Walt Disney Animation Studios
WDAS just now is spread out in three different buildings -- one near the end of an airport runway on Tujumba Boulevard, the Disney Toons building in Glendale, and the Hat Building on Riverside Drive displayed at the link directly above. See the light blue boards with the painted figures at the base of the structure? That wall is there because construction workers are gutting the place and rebuilding the interior so it won't be as gloomy and dungeon-like.
Warner Bros.
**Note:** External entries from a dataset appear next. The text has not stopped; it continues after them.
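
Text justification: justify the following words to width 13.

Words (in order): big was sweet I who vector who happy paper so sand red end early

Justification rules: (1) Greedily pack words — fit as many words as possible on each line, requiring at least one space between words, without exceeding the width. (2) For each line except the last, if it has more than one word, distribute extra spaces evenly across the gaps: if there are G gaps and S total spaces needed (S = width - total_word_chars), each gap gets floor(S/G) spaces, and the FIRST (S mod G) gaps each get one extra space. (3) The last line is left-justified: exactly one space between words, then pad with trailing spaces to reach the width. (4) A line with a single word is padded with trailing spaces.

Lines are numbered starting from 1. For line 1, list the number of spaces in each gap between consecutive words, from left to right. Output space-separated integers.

Line 1: ['big', 'was', 'sweet'] (min_width=13, slack=0)
Line 2: ['I', 'who', 'vector'] (min_width=12, slack=1)
Line 3: ['who', 'happy'] (min_width=9, slack=4)
Line 4: ['paper', 'so', 'sand'] (min_width=13, slack=0)
Line 5: ['red', 'end', 'early'] (min_width=13, slack=0)

Answer: 1 1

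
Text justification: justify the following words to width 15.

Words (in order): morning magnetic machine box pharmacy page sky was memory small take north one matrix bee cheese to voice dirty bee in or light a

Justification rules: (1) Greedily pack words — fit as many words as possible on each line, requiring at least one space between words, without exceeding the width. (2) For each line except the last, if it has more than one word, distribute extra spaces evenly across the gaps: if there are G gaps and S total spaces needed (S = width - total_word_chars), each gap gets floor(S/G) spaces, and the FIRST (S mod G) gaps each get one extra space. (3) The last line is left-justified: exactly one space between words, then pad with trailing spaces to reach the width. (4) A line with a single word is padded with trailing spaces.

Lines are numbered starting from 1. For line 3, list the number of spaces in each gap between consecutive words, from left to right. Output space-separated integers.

Line 1: ['morning'] (min_width=7, slack=8)
Line 2: ['magnetic'] (min_width=8, slack=7)
Line 3: ['machine', 'box'] (min_width=11, slack=4)
Line 4: ['pharmacy', 'page'] (min_width=13, slack=2)
Line 5: ['sky', 'was', 'memory'] (min_width=14, slack=1)
Line 6: ['small', 'take'] (min_width=10, slack=5)
Line 7: ['north', 'one'] (min_width=9, slack=6)
Line 8: ['matrix', 'bee'] (min_width=10, slack=5)
Line 9: ['cheese', 'to', 'voice'] (min_width=15, slack=0)
Line 10: ['dirty', 'bee', 'in', 'or'] (min_width=15, slack=0)
Line 11: ['light', 'a'] (min_width=7, slack=8)

Answer: 5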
Animation
WB Animatin has had many homes, snaking all the way back to the 1930s. It's been in Hollywood, it's been on the main Warner Bros. lot.
The studio has existed in Sherman Oaks and Toluca Lake and for a while didn't exist at all. But at present it occupies six different buildings on the Warner Ranch (pictured at the link just above) and a seventh on what used to be the NBC studios in Burbank, a block from St. Joseph's hospital, and two blocks from Disney.
And now there is a newer animation studio living under the Warner Bros. banner. It's called Warner Animatin Group (WAG), and it occupies a large, multi-story building on the main WB lot.
There. I think I've covered most of the fun factories. I hope you're more enlightened.